Tuesday, September 22, 2009

Starting school already

I never thought about looking into preschool for Zane, but the subject kept coming up. Melissa's 3 yr. old Anna was about to start preschool. I went to a bible study with Sasha and one of the ladies was working at our church's preschool, WEE Place. At church Pastor Scott talked about how they changed the mother's day out program to a state recognized preschool over the summer. On a whim I called to see what ages they accepted, thinking about next year. They start at 1 yr old, but the class was full. She put my name on a waiting list but said students usually stay enrolled the entire year so I didn't get my hopes up. Two weeks later she called with an opening, so we got the paperwork filled out and he started on September 22nd. He goes on Tuesdays and Thursdays from 9am - 1pm. There are only 8 kids in his class and 2 teachers. We decided to do this because he has no one his age to play with and he's such an independent little guy, we want him to start getting used to being around other children and adults.

I thought he'd enjoy it because we took him to the nursery at church for the first time the Sunday before and he had a great time, never cried. But he had a very hard first day of school.
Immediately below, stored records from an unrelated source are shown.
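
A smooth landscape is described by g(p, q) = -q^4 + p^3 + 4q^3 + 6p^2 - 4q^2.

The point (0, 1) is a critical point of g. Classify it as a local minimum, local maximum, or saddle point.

local minimum

The mixed partial ∂²g/∂p∂q is 0, so the Hessian at any point is diag(g_pp, g_qq) = diag(6(p + 2), 4(-3q^2 + 6q - 2)).
At (0, 1): H = diag(12, 4).
Both eigenvalues are positive, so H is positive definite: a local minimum.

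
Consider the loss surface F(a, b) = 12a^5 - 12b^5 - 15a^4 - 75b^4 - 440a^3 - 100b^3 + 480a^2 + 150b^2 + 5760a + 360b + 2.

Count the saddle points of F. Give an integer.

8

F separates as a function of a plus a function of b, so ∇F=0 decouples.
∂F/∂a = 60(a - 4)(a - 3)(a + 2)(a + 4) = 0 at a ∈ {-4, -2, 3, 4}; ∂F/∂b = -60(b - 1)(b + 1)(b + 2)(b + 3) = 0 at b ∈ {-3, -2, -1, 1}.
The Hessian is diagonal: diag(F_aa, F_bb). Second derivatives: F_aa(-4)=-6720, F_aa(-2)=3600, F_aa(3)=-2100, F_aa(4)=2880; F_bb(-3)=480, F_bb(-2)=-180, F_bb(-1)=240, F_bb(1)=-1440.
Saddle points occur where the two diagonal entries have opposite signs: (-4, -3), (-4, -1), (-2, -2), (-2, 1), (3, -3), (3, -1), (4, -2), (4, 1). Count: 8.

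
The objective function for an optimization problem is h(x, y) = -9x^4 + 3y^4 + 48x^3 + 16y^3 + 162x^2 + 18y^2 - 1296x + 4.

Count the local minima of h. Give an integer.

2

h separates as a function of x plus a function of y, so ∇h=0 decouples.
∂h/∂x = -36(x - 4)(x - 3)(x + 3) = 0 at x ∈ {-3, 3, 4}; ∂h/∂y = 12y(y + 1)(y + 3) = 0 at y ∈ {-3, -1, 0}.
The Hessian is diagonal: diag(h_xx, h_yy). Second derivatives: h_xx(-3)=-1512, h_xx(3)=216, h_xx(4)=-252; h_yy(-3)=72, h_yy(-1)=-24, h_yy(0)=36.
Local minima occur where both diagonal entries positive: (3, -3), (3, 0). Count: 2.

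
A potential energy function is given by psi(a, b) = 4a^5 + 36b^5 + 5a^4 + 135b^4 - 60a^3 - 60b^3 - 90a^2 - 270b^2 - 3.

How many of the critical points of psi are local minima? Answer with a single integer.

4

psi separates as a function of a plus a function of b, so ∇psi=0 decouples.
∂psi/∂a = 20a(a - 3)(a + 1)(a + 3) = 0 at a ∈ {-3, -1, 0, 3}; ∂psi/∂b = 180b(b - 1)(b + 1)(b + 3) = 0 at b ∈ {-3, -1, 0, 1}.
The Hessian is diagonal: diag(psi_aa, psi_bb). Second derivatives: psi_aa(-3)=-720, psi_aa(-1)=160, psi_aa(0)=-180, psi_aa(3)=1440; psi_bb(-3)=-4320, psi_bb(-1)=720, psi_bb(0)=-540, psi_bb(1)=1440.
Local minima occur where both diagonal entries positive: (-1, -1), (-1, 1), (3, -1), (3, 1). Count: 4.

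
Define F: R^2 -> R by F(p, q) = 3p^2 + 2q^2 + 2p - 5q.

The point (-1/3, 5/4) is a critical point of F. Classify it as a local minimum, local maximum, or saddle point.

local minimum

The Hessian of F is constant: H = [[6, 0], [0, 4]].
det(H) = 6·4 − 0² = 24.
det(H) > 0 and tr(H) = 10 > 0, so H is positive definite and the point is a local minimum.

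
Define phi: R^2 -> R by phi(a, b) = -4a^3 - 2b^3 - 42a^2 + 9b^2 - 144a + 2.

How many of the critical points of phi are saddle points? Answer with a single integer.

phi separates as a function of a plus a function of b, so ∇phi=0 decouples.
∂phi/∂a = -12(a + 3)(a + 4) = 0 at a ∈ {-4, -3}; ∂phi/∂b = -6b(b - 3) = 0 at b ∈ {0, 3}.
The Hessian is diagonal: diag(phi_aa, phi_bb). Second derivatives: phi_aa(-4)=12, phi_aa(-3)=-12; phi_bb(0)=18, phi_bb(3)=-18.
Saddle points occur where the two diagonal entries have opposite signs: (-4, 3), (-3, 0). Count: 2.

2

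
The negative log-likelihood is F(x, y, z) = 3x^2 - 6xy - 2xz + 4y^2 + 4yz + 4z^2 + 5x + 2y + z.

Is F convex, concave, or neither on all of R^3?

convex

F is quadratic, so its Hessian is the constant matrix H = [[6, -6, -2], [-6, 8, 4], [-2, 4, 8]].
Leading principal minors: 6, 12, 64.
All positive ⇒ H ≻ 0 ⇒ convex.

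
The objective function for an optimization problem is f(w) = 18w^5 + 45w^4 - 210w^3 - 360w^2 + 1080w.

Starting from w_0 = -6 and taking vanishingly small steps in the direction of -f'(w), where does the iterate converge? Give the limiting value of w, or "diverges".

f'(w) = 90(w - 2)(w - 1)(w + 2)(w + 3), so f'(-6) = 60480.
Gradient descent moves in the -f' direction, i.e. w is decreasing.
There is no critical point below w=-6, and f' keeps the same sign, so the iterate runs off to −∞.

diverges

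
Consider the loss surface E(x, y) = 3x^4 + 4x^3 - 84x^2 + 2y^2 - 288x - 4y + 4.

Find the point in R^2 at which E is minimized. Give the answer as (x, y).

(4, 1)

E(x,y) separates as P(x) + Q(y) + 4, so its minimum is min P + min Q + 4.
P'(x) = 12(x - 4)(x + 2)(x + 3) vanishes at x ∈ {-3, -2, 4}; Q'(y) = 4y - 4 vanishes at y ∈ {1}.
Local minima of P (where P''>0): P(-3)=243, P(4)=-1472. Local minima of Q: Q(1)=-2.
So the global minimum of E is P(4) + Q(1) + 4 = -1472 − 2 + 4 = -1470, attained at (4, 1).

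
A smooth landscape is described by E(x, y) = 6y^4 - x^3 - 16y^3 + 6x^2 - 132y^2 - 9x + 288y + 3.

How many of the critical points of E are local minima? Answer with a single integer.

2

E separates as a function of x plus a function of y, so ∇E=0 decouples.
∂E/∂x = -3(x - 3)(x - 1) = 0 at x ∈ {1, 3}; ∂E/∂y = 24(y - 4)(y - 1)(y + 3) = 0 at y ∈ {-3, 1, 4}.
The Hessian is diagonal: diag(E_xx, E_yy). Second derivatives: E_xx(1)=6, E_xx(3)=-6; E_yy(-3)=672, E_yy(1)=-288, E_yy(4)=504.
Local minima occur where both diagonal entries positive: (1, -3), (1, 4). Count: 2.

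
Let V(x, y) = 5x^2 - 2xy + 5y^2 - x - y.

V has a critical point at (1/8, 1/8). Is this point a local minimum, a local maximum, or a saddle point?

The Hessian of V is constant: H = [[10, -2], [-2, 10]].
det(H) = 10·10 − (-2)² = 96.
det(H) > 0 and tr(H) = 20 > 0, so H is positive definite and the point is a local minimum.

local minimum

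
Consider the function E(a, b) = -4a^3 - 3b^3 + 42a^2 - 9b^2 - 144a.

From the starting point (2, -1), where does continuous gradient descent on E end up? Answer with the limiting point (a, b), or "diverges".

(3, -2)

E is separable, so gradient descent decouples: a follows -∂E/∂a, b follows -∂E/∂b.
∂E/∂a = -12(a - 4)(a - 3); at a=2 this is -24, so a increases.
∂E/∂b = -9b(b + 2); at b=-1 this is 9, so b decreases.
a converges to its nearest critical value 3 (a local min of the a-part); b converges to -2. The iterate converges to (3, -2).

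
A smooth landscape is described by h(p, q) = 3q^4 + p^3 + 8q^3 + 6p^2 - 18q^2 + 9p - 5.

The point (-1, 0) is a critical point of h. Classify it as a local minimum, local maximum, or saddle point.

saddle point

The mixed partial ∂²h/∂p∂q is 0, so the Hessian at any point is diag(h_pp, h_qq) = diag(6(p + 2), 12(3q^2 + 4q - 3)).
At (-1, 0): H = diag(6, -36).
The eigenvalues have opposite signs, so H is indefinite: a saddle point.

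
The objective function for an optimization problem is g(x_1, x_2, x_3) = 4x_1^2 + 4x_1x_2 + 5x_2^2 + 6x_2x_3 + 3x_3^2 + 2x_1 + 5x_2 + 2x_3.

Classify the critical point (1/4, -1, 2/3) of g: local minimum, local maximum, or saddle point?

local minimum

The Hessian is constant: H = [[8, 4, 0], [4, 10, 6], [0, 6, 6]].
Leading principal minors: Δ₁ = 8, Δ₂ = 64, Δ₃ = 96.
All leading minors are positive, so H is positive definite: a local minimum.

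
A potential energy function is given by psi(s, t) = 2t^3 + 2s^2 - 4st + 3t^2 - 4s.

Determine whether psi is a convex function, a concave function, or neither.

neither

The term 2t^3 is cubic, so the Hessian is not constant.
∂²psi/∂t² = 12t + 6, which takes both signs as t varies (negative for sufficiently negative t). A diagonal entry of the Hessian changing sign means the Hessian is neither positive- nor negative-semidefinite on all of R^2.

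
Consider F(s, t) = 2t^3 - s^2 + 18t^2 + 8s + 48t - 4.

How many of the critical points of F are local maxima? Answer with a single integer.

F separates as a function of s plus a function of t, so ∇F=0 decouples.
∂F/∂s = -2(s - 4) = 0 at s ∈ {4}; ∂F/∂t = 6(t + 2)(t + 4) = 0 at t ∈ {-4, -2}.
The Hessian is diagonal: diag(F_ss, F_tt). Second derivatives: F_ss(4)=-2; F_tt(-4)=-12, F_tt(-2)=12.
Local maxima occur where both diagonal entries negative: (4, -4). Count: 1.

1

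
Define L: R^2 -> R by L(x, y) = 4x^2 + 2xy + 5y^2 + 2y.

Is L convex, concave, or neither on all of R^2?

convex

L is quadratic, so its Hessian is the constant matrix H = [[8, 2], [2, 10]].
det(H) = 76, tr(H) = 18.
det(H) > 0 and tr(H) > 0, so H is positive definite everywhere: convex.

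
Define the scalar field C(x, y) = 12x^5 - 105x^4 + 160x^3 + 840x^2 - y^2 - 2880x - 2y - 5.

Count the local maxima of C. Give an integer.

C separates as a function of x plus a function of y, so ∇C=0 decouples.
∂C/∂x = 60(x - 4)(x - 3)(x - 2)(x + 2) = 0 at x ∈ {-2, 2, 3, 4}; ∂C/∂y = -2(y + 1) = 0 at y ∈ {-1}.
The Hessian is diagonal: diag(C_xx, C_yy). Second derivatives: C_xx(-2)=-7200, C_xx(2)=480, C_xx(3)=-300, C_xx(4)=720; C_yy(-1)=-2.
Local maxima occur where both diagonal entries negative: (-2, -1), (3, -1). Count: 2.

2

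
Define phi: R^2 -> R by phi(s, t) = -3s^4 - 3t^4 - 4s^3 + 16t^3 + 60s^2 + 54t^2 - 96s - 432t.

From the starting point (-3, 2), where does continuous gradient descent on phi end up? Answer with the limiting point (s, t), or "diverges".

phi is separable, so gradient descent decouples: s follows -∂phi/∂s, t follows -∂phi/∂t.
∂phi/∂s = -12(s - 2)(s - 1)(s + 4); at s=-3 this is -240, so s increases.
∂phi/∂t = -12(t - 4)(t - 3)(t + 3); at t=2 this is -120, so t increases.
s converges to its nearest critical value 1 (a local min of the s-part); t converges to 3. The iterate converges to (1, 3).

(1, 3)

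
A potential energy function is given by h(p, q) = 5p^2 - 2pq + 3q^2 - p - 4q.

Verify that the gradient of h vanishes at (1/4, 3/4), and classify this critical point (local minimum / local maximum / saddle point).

local minimum

∇h = (10p - 2q - 1, -2p + 6q - 4); substituting (1/4, 3/4) gives ∇h = (0, 0), so (1/4, 3/4) is indeed a critical point.
The Hessian of h is constant: H = [[10, -2], [-2, 6]].
det(H) = 10·6 − (-2)² = 56.
det(H) > 0 and tr(H) = 16 > 0, so H is positive definite and the point is a local minimum.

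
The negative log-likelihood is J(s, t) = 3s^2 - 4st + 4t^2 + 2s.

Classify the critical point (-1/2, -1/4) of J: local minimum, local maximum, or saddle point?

local minimum

The Hessian of J is constant: H = [[6, -4], [-4, 8]].
det(H) = 6·8 − (-4)² = 32.
det(H) > 0 and tr(H) = 14 > 0, so H is positive definite and the point is a local minimum.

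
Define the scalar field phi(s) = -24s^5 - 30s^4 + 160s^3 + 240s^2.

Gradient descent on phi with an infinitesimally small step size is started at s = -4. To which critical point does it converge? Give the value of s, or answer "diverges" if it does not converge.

-2

phi'(s) = -120s(s - 2)(s + 1)(s + 2), so phi'(-4) = -17280.
Gradient descent moves in the -phi' direction, i.e. s is increasing.
The nearest critical point in that direction is s = -2, where phi'' = 960 > 0 (a local minimum). The iterate converges there.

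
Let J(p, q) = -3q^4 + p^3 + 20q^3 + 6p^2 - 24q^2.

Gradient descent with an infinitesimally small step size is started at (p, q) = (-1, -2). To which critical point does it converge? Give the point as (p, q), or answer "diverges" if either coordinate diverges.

diverges

J is separable, so gradient descent decouples: p follows -∂J/∂p, q follows -∂J/∂q.
∂J/∂p = 3p(p + 4); at p=-1 this is -9, so p increases.
∂J/∂q = -12q(q - 4)(q - 1); at q=-2 this is 432, so q decreases.
The q-coordinate has no critical point in that direction and runs off to infinity.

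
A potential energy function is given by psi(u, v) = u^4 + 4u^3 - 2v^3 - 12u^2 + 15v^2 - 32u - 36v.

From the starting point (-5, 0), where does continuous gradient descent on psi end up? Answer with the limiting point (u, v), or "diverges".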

They said he cried almost the entire time except when he passed out for 30 minutes while one of the teachers was holding him. I was surprised because he usually doesn't let anyone hold him - ever. And I felt horrible, like I was torturing my poor baby. But everyone at the school told me this is normal and he'll get used to it. And Charlie said we either do it now or when he starts kindergarten and it'd be much easier now. So I'm just praying he eventually starts to enjoy it. I know the benefits, but it's just hard to believe it's the right thing to do when he was so miserable.